И это еще хорошо, что вовремя пришел адвокат – и что он у меня вообще есть. Узнал я все это только благодаря телефонному разговору вчера вечером с женой. Так что огромный плюс наличия телефонной связи налицо – и понятно, почему: телефон – главный враг тюремщика. Утром я написал подробную жалобу на имя начальника тюрьмы. Жена смогла попасть на прием к одному из заместителей начальника тюрьмы, который помог решить проблему с получением приговора, причем, с ее слов, он потратил на поиск документа достаточно много времени.
Вот истинный пример «ручного управления», в режиме которого живет вся страна. Жалко одно, что достаточно неглупый и приличный офицер вместо исполнения своих непосредственных обязанностей вынужден исправлять ошибки своих руководителей, которые просто не заботятся о системном подходе в контроле выполнения служебных обязанностей и норм закона сотрудниками ФСИН. Дело в том, что замначальника тюрьмы, который нам помог, отвечает здесь за воспитательную работу, а не за вручение документов. Вот ему и приходится воспитывать сотрудников СИЗО, а не заниматься перевоспитанием заключенных.
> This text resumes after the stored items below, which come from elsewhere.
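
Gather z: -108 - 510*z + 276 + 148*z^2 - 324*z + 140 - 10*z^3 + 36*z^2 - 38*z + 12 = -10*z^3 + 184*z^2 - 872*z + 320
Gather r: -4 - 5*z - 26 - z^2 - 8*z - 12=-z^2 - 13*z - 42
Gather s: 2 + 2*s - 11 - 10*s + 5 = -8*s - 4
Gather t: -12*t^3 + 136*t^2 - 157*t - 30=-12*t^3 + 136*t^2 - 157*t - 30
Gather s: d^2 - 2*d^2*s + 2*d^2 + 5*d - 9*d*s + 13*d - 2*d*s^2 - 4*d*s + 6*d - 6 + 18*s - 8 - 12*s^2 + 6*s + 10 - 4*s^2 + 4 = 3*d^2 + 24*d + s^2*(-2*d - 16) + s*(-2*d^2 - 13*d + 24)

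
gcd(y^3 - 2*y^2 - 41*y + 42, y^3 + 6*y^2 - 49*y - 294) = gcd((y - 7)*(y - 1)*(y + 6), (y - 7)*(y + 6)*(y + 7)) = y^2 - y - 42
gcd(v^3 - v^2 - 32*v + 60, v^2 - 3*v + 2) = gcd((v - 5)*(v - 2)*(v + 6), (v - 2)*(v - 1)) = v - 2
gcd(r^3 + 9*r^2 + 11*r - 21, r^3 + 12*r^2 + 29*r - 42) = r^2 + 6*r - 7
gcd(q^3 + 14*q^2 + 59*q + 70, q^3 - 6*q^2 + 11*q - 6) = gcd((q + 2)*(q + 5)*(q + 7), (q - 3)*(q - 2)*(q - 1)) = 1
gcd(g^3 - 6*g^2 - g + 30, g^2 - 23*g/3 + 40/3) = g - 5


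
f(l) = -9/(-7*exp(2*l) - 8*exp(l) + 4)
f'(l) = -9*(14*exp(2*l) + 8*exp(l))/(-7*exp(2*l) - 8*exp(l) + 4)^2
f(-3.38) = -2.42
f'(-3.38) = -0.19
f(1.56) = 0.05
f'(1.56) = -0.09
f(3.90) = 0.00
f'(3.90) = -0.00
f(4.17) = 0.00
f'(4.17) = -0.00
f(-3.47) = -2.40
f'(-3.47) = -0.17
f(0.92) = 0.15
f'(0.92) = -0.27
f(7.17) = 0.00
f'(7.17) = -0.00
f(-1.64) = -4.12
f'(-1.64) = -3.92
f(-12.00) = -2.25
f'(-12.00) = 0.00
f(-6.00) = -2.26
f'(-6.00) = -0.01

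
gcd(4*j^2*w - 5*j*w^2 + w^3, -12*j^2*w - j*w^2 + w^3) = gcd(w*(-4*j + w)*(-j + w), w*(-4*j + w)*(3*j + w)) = -4*j*w + w^2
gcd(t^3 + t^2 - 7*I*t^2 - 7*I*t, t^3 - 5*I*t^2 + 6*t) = t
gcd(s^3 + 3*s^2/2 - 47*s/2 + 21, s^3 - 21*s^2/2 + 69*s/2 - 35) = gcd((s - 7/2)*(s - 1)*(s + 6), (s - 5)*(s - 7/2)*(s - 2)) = s - 7/2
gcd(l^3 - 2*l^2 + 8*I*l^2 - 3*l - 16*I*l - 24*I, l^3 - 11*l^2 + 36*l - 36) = l - 3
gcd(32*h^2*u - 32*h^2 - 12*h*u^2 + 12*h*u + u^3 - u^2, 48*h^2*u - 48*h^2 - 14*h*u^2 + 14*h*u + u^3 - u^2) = -8*h*u + 8*h + u^2 - u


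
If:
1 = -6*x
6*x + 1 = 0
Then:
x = -1/6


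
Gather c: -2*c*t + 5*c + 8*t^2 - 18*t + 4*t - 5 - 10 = c*(5 - 2*t) + 8*t^2 - 14*t - 15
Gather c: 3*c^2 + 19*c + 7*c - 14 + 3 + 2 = 3*c^2 + 26*c - 9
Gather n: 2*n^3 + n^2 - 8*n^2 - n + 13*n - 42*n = 2*n^3 - 7*n^2 - 30*n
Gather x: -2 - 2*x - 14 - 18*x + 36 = 20 - 20*x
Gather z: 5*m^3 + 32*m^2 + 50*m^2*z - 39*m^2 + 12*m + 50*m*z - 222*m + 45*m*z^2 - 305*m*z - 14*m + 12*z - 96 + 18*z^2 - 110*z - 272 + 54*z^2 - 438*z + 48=5*m^3 - 7*m^2 - 224*m + z^2*(45*m + 72) + z*(50*m^2 - 255*m - 536) - 320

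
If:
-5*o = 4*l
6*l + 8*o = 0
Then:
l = 0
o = 0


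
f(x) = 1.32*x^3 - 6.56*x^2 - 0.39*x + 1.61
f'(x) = 3.96*x^2 - 13.12*x - 0.39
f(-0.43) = 0.46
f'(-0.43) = 5.98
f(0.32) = 0.86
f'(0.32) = -4.18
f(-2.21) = -43.82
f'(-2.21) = 47.95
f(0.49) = -0.00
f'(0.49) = -5.87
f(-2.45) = -56.22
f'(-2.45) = 55.52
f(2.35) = -18.40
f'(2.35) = -9.35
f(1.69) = -11.41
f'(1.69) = -11.25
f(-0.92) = -4.61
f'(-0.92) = 15.03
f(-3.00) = -91.90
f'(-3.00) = 74.61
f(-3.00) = -91.90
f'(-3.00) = 74.61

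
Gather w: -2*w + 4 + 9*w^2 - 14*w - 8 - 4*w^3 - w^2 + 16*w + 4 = -4*w^3 + 8*w^2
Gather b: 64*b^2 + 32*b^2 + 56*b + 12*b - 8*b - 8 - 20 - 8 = 96*b^2 + 60*b - 36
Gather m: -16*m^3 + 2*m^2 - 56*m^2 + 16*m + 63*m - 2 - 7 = -16*m^3 - 54*m^2 + 79*m - 9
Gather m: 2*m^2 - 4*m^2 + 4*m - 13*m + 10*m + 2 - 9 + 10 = -2*m^2 + m + 3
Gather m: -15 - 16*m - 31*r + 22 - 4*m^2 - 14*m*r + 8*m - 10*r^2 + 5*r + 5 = -4*m^2 + m*(-14*r - 8) - 10*r^2 - 26*r + 12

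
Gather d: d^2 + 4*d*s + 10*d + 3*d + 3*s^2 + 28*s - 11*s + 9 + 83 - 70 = d^2 + d*(4*s + 13) + 3*s^2 + 17*s + 22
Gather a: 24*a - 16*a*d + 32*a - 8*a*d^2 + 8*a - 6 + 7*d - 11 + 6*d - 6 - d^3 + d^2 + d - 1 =a*(-8*d^2 - 16*d + 64) - d^3 + d^2 + 14*d - 24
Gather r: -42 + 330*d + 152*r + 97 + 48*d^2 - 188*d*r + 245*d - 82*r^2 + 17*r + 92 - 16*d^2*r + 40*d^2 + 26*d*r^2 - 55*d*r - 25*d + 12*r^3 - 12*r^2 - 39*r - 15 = 88*d^2 + 550*d + 12*r^3 + r^2*(26*d - 94) + r*(-16*d^2 - 243*d + 130) + 132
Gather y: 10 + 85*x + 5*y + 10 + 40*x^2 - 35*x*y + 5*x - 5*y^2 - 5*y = 40*x^2 - 35*x*y + 90*x - 5*y^2 + 20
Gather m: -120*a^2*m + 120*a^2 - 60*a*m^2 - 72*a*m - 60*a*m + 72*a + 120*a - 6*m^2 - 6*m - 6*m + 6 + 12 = 120*a^2 + 192*a + m^2*(-60*a - 6) + m*(-120*a^2 - 132*a - 12) + 18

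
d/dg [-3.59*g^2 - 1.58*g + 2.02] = -7.18*g - 1.58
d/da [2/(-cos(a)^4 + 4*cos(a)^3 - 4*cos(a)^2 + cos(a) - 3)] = 2*(-11*cos(a) + 6*cos(2*a) - cos(3*a) + 7)*sin(a)/(cos(a)^4 - 4*cos(a)^3 + 4*cos(a)^2 - cos(a) + 3)^2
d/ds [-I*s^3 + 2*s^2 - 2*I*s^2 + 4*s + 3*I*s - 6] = -3*I*s^2 + 4*s*(1 - I) + 4 + 3*I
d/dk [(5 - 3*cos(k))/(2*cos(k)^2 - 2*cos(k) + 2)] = (3*sin(k)^2 + 10*cos(k) - 5)*sin(k)/(2*(sin(k)^2 + cos(k) - 2)^2)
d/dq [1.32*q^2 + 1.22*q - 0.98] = 2.64*q + 1.22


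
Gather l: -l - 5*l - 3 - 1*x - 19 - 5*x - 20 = -6*l - 6*x - 42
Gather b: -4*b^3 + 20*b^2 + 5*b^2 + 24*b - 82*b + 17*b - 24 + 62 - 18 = -4*b^3 + 25*b^2 - 41*b + 20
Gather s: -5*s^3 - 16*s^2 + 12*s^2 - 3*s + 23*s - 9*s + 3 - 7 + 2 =-5*s^3 - 4*s^2 + 11*s - 2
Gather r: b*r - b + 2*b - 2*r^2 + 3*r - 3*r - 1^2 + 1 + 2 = b*r + b - 2*r^2 + 2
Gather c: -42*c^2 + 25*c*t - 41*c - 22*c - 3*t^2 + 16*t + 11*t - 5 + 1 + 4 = -42*c^2 + c*(25*t - 63) - 3*t^2 + 27*t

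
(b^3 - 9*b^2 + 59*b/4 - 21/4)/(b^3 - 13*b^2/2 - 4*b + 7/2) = (b - 3/2)/(b + 1)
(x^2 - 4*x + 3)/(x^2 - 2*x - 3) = (x - 1)/(x + 1)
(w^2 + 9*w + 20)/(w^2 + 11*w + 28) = (w + 5)/(w + 7)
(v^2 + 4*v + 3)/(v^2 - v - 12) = (v + 1)/(v - 4)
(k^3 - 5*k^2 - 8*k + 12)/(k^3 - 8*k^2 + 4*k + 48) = (k - 1)/(k - 4)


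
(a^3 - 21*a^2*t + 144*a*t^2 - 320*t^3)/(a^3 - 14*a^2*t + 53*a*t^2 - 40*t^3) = (-a + 8*t)/(-a + t)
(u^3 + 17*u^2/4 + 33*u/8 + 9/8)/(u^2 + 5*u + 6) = (8*u^2 + 10*u + 3)/(8*(u + 2))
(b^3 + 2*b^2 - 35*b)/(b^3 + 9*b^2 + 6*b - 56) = b*(b - 5)/(b^2 + 2*b - 8)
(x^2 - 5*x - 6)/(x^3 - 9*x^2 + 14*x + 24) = 1/(x - 4)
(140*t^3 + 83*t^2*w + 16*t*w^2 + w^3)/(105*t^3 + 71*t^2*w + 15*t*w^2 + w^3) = (4*t + w)/(3*t + w)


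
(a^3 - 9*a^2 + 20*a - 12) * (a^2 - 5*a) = a^5 - 14*a^4 + 65*a^3 - 112*a^2 + 60*a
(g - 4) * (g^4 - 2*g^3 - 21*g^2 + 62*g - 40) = g^5 - 6*g^4 - 13*g^3 + 146*g^2 - 288*g + 160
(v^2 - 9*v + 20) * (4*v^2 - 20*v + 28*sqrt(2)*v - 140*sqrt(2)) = 4*v^4 - 56*v^3 + 28*sqrt(2)*v^3 - 392*sqrt(2)*v^2 + 260*v^2 - 400*v + 1820*sqrt(2)*v - 2800*sqrt(2)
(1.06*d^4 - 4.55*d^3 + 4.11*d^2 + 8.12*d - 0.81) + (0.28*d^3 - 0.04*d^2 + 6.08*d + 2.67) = 1.06*d^4 - 4.27*d^3 + 4.07*d^2 + 14.2*d + 1.86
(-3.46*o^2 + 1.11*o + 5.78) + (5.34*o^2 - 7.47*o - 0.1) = 1.88*o^2 - 6.36*o + 5.68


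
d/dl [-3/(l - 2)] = 3/(l - 2)^2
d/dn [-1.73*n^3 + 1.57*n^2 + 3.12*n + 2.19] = -5.19*n^2 + 3.14*n + 3.12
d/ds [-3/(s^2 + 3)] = 6*s/(s^2 + 3)^2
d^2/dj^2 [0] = 0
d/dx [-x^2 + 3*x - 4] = 3 - 2*x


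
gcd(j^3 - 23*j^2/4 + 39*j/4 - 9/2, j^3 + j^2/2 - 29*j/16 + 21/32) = j - 3/4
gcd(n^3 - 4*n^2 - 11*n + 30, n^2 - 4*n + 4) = n - 2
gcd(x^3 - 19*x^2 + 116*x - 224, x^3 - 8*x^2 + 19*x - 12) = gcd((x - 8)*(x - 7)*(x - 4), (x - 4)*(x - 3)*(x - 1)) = x - 4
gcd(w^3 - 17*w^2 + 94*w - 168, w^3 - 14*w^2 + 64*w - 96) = w^2 - 10*w + 24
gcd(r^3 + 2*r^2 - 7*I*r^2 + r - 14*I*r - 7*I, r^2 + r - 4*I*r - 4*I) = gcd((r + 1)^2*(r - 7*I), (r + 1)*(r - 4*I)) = r + 1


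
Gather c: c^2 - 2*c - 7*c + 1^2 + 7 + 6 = c^2 - 9*c + 14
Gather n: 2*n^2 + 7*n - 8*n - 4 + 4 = 2*n^2 - n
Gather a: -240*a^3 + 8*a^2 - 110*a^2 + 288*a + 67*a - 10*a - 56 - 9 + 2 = -240*a^3 - 102*a^2 + 345*a - 63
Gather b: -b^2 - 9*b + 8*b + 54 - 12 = -b^2 - b + 42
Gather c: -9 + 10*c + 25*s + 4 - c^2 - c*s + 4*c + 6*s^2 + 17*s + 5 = -c^2 + c*(14 - s) + 6*s^2 + 42*s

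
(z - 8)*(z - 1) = z^2 - 9*z + 8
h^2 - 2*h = h*(h - 2)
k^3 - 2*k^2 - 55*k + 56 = (k - 8)*(k - 1)*(k + 7)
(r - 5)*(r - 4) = r^2 - 9*r + 20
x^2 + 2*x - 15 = (x - 3)*(x + 5)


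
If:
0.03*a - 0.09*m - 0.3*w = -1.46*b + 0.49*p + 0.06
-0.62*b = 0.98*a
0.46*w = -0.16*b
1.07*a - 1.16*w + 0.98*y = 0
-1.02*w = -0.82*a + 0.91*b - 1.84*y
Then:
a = 0.00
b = 0.00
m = -5.44444444444444*p - 0.666666666666667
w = 0.00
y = 0.00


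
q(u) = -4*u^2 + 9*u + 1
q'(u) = 9 - 8*u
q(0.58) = 4.87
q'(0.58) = 4.36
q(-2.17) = -37.37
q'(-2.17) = 26.36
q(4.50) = -39.50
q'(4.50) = -27.00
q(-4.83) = -135.79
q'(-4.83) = 47.64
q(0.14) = 2.18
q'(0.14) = 7.88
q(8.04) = -185.21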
Сегодня мне также удалось попасть в храм, где я смог переговорить с представителем администрации, а также с моим бывшим сокамерником, который уже получил 7 лет по ст.159, часть 4 и ждет кассационного рассмотрения своего дела. Предмет разговора был один – организация этапа в какое-то конкретное место. Здесь, в тюрьме, ко мне обратился мой сокамерник, положенец централа И., с предложением помочь организовать этап в нужном направлении. Он дал мне понять, что готов договориться об этом с начальником тюрьмы, если я помогу тюрьме установить ТВ-антенну и закупить ТВ-кабель, который можно было бы развести по всей тюрьме (около 5000 метров кабеля).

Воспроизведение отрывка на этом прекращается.